Hier vinden we reeds het model, de gietvorm, van wat later in Feesten in België ontwikkeld zal worden. Dat wil zeggen: de aandacht voor feest en folklore, de zin om een historische en sociologische realiteit te filmen waar niemand in die jaren reeds de archivaris van hoopte te worden. Het was dus een ruw document. Henri Storck zag het mengsel van het burgerlijke en het religieuze, van defilé en processie. De wilden in schaamschortjes van raffia, de troepen in uniform, de fanfares, de jongemeisjes verkleed als engelen, de robuuste paren van het volksbal: zij volgen elkaar in de magnifieke fantasiebeelden van een volk op en worden geopenbaard door een zeer actieve montage. Een nogal platvloerse grote trom gaat een volslagen etherisch beeld van de Heilige Maagd vooraf, de bisschop onder zijn baldakijn zegent de zee in aanwezigheid van alle staatslichamen, terwijl het gepeupel en de kwajongens zich ergens anders amuseren. Een reeks eenvoudige en krachtige opnamen onthult het onderbewustzijn van een land, gefilmd door een cineast in de rol van seismograaf van heel die feestelijke agitatie, waarvan hij het mediamieke oog was. Het resulterende seismogram kunnen wij nu lezen.

 

Reportage : Henri Storck

35 mm / zwart-wit / stomme film / 7 minuten / 1930

Zonder generiek

 

Om de film te bekijken, gelieve de paswoord per email vragen naar info@fondshenristorck.be en dan hier klikken

 

 

Eerste interview door journalist André Cauvin (later ook cineast), die voor de liberale krant L’Etoile Belge schreef:

 

Zoals anderen die groot geworden zijn, woont hij te Oostende.

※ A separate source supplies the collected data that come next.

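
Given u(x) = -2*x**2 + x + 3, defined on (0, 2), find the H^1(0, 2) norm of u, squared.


||u||_{H^1}^2 = 584/15

The H^1 norm (squared) on an interval (0, L) is
  ||u||_{H^1}^2 = ∫_0^L u(x)^2 dx + ∫_0^L u'(x)^2 dx.
Compute u'(x) = 1 - 4*x.
Then u(x)^2 = 4*x**4 - 4*x**3 - 11*x**2 + 6*x + 9 and u'(x)^2 = 16*x**2 - 8*x + 1.
Integrate each monomial from 0 to 2 using ∫_0^2 c·x^n dx = c·2^(n+1)/(n+1):
  ∫_0^2 u(x)^2 dx = ∫_0^2 (4*x^4 - 4*x^3 - 11*x^2 + 6*x + 9) dx. Term by term:
    ∫_0^2 4*x^4 dx = 128/5;  ∫_0^2 -4*x^3 dx = -16;  ∫_0^2 -11*x^2 dx = -88/3;
    ∫_0^2 6*x dx = 12;  ∫_0^2 9 dx = 18.
  Sum: 128/5 − 16 − 88/3 + 12 + 18 = 154/15.
  ∫_0^2 u'(x)^2 dx = ∫_0^2 (16*x^2 - 8*x + 1) dx. Term by term:
    ∫_0^2 16*x^2 dx = 128/3;  ∫_0^2 -8*x dx = -16;  ∫_0^2 1 dx = 2.
  Sum: 128/3 − 16 + 2 = 86/3.
Adding: ||u||_{H^1}^2 = 154/15 + 86/3 = 584/15.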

Het filmscherm had me laten kennismaken met de verdiensten van zijn eerste twee probeersels, Beelden van Oostende en Ter Haringvisserij*. Het waren korte documentaires die duidelijk aanspraken. Ze nodigden uit om de auteur beter te leren kennen. Over zijn films zal ik bij een andere gelegenheid praten. Hier hebben we het over de man die ik aan het werk zag.

Ik kende het adres van zijn studio niet en ik ben het hart van Oostende binnengestapt, voorafgegaan door een kleine jongen die me zwijgend naar zijn werkplaats bracht. Hij hield stil voor een grote open deur en verdween op net zo geheimzinnige wijze als hij me gebracht had. Een lange, donkere gang, breed genoeg voor een serieuze handkar, een geur van vet dat staat te warmen, dan een tweede deur. Ik geloof dat een wit kartonnetje op het kleurloze paneel van de straatdeur de naam vermeldde van de persoon die ik zocht.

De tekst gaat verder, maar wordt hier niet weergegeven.